REFERENCE ASSEMBLY [TextCommon]; REFERENCE ASSEMBLY [TextSentiment]; REFERENCE ASSEMBLY [TextKeyPhrase];@comments = EXTRACT Text string FROM @"/TextAnalysis/moviereviews.csv" USING Extractors.Csv(); @sentiment = PROCESS @comments PRODUCE Text, Sentiment string, Conf double READONLY Text USING new Cognition.Text.SentimentAnalyzer(true); @keyPhrases = PROCESS @sentiment PRODUCE Text, Sentiment, Conf, KeyPhrase string READONLY Text, Sentiment, Conf USING new Cognition.Text.KeyPhraseExtractor(); @keyPhrases = SELECT *, ROW_NUMBER() OVER () AS RowNumber FROM @keyPhrases; OUTPUT @keyPhrases TO "/TextAnalysis/out/MovieReviews-keyPhrases.tsv" USING Outputters.Tsv(); // Split the key phrases. @kpsplits = SELECT RowNumber, Sentiment, Conf, T.KeyPhrase FROM @keyPhrases CROSS APPLY new Cognition.Text.Splitter("KeyPhrase") AS T(KeyPhrase); OUTPUT @kpsplits TO "/TextAnalysis/out/MovieReviews-kpsplits.tsv" USING Outputters.Tsv();
Azure Portal > Azure Data Lake Analytics U-SQL execution
Create a new job to execute a U-SQL script.
Visual Studio Option
Create a U-SQL project and paste the script. Submit the U-SQL script to the Azure Data Lake Analytics for execution. The following shows the successful job summary.
Power BI Desktop
Use Power BI Desktop as the report authoring tool.

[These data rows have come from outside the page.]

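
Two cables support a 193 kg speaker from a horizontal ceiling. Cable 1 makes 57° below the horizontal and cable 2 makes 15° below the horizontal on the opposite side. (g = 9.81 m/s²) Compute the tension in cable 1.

T_1 ≈ 1920 N

Weight W = 193 × 9.81 = 1893 N acts straight down.
Horizontal: T_1 cos 57° = T_2 cos 15°  →  T_2 = 0.5639 T_1.
Vertical: T_1 sin 57° + T_2 sin 15° = 1893.
Substituting the horizontal relation into the vertical equation gives 0.9846 T_1 = 1893, so T_1 = 1923 N.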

Get Data from Azure Data Lake Store.
Data Source to Azure Data Lake Store
Point to the folder containing the .tsv (tab delimited) files which was the output of the U-SQL script execution.
Provide credentials to an account that has permissions to the Azure Data Lake Store. In this case, it was an Azure AD account.

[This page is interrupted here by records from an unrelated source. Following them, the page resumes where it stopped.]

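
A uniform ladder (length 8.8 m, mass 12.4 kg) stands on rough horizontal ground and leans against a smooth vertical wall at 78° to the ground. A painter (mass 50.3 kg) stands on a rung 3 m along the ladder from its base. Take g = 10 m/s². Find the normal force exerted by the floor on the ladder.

ΣF_y = 0: N_floor = 12.4×10 + 50.3×10 = 627 N.

N_floor ≈ 627 N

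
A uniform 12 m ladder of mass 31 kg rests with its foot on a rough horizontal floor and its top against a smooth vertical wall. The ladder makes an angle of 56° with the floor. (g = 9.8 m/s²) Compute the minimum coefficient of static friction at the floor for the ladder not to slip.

ΣF_y = 0: N_floor = 31×9.8 = 303.8 N.
Torques about the foot: N_wall · 12 sin 56° = 31×9.8×6 cos 56° → N_wall = 102.46 N.
ΣF_x = 0: f_floor = N_wall = 102.46 N.
μ_min = f_floor / N_floor = 102.46 / 303.8 = 0.3373.

μ_min ≈ 0.337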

Create a query for each .TSV file
Define 1 to many relationship based on the ID of each movie review.
Sentiment confidence value for each of the 2000 movie reviews
Click on ‘Publish’ to upload your report to Power BI Service in the MS cloud. You can view in http://app.powerbi.com with your Office 365 or Microsoft account.

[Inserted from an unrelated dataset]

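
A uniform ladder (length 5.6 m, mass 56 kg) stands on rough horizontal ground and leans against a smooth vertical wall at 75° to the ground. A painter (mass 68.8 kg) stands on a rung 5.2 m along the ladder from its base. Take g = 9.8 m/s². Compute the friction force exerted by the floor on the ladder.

Torques about the foot: N_wall · 5.6 sin 75° = 56×9.8×2.8 cos 75° + 68.8×9.8×5.2 cos 75° → N_wall = 241.28 N.
ΣF_x = 0: f_floor = N_wall = 241.28 N.

f ≈ 241 N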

If you want to publish and share this report to a wide audience via a SharePoint online site, you can leverage the new Power BI Web Part (currently preview as of Feb 2017). I have displayed this report in the latest SPO modern page experience as a publishing page. For each user that views the report must have a Power BI Pro license which is not free.
To configure, you need to create a modern publishing page displaying the power BI report via Power BI Web Part (preview).
Web Part in Edit Mode
Enter the report link which you get from Power BI Service at http://app.powerbi.com
Options to further extend this solution
- For the movie reviews .csv file, one can add date/time, movie being reviewed, genre, location and any other descriptive metadata. Thus, supporting more reporting and insights.
- Overlay this data set against other data sent for correlation such as related news events, weather, popular movies trending, other movie reviews sources, etc. This is to find any cause and effect relationships for diagnostic insights – “Why is this happening?”.
- To get data from internal network to Azure Data Lake or any Azure storage account, an option is to use the Data Management Gateway. This is installed within the internal network to allow to transfer files and data from other internal data sources with no to little corporate firewall changes.
Move data between on-premises sources and the cloud with Data Management Gateway
Azure Cognitive Services built into Azure Data Lake Analytics is a suitable option for very high volume, unstructured and complex processing of data. This is such that the scalable computing power is needed. In addition, this priced in a pay-per use model in making it cost-effective in many scenarios. The agility of Azure services allows to experiment, iterate quickly and fail-fast in finding the right technical solution and applying the right techniques and approach. This article highlights how data can be ingested, analyzed/processed, modeled, visualized and then published to a business audience.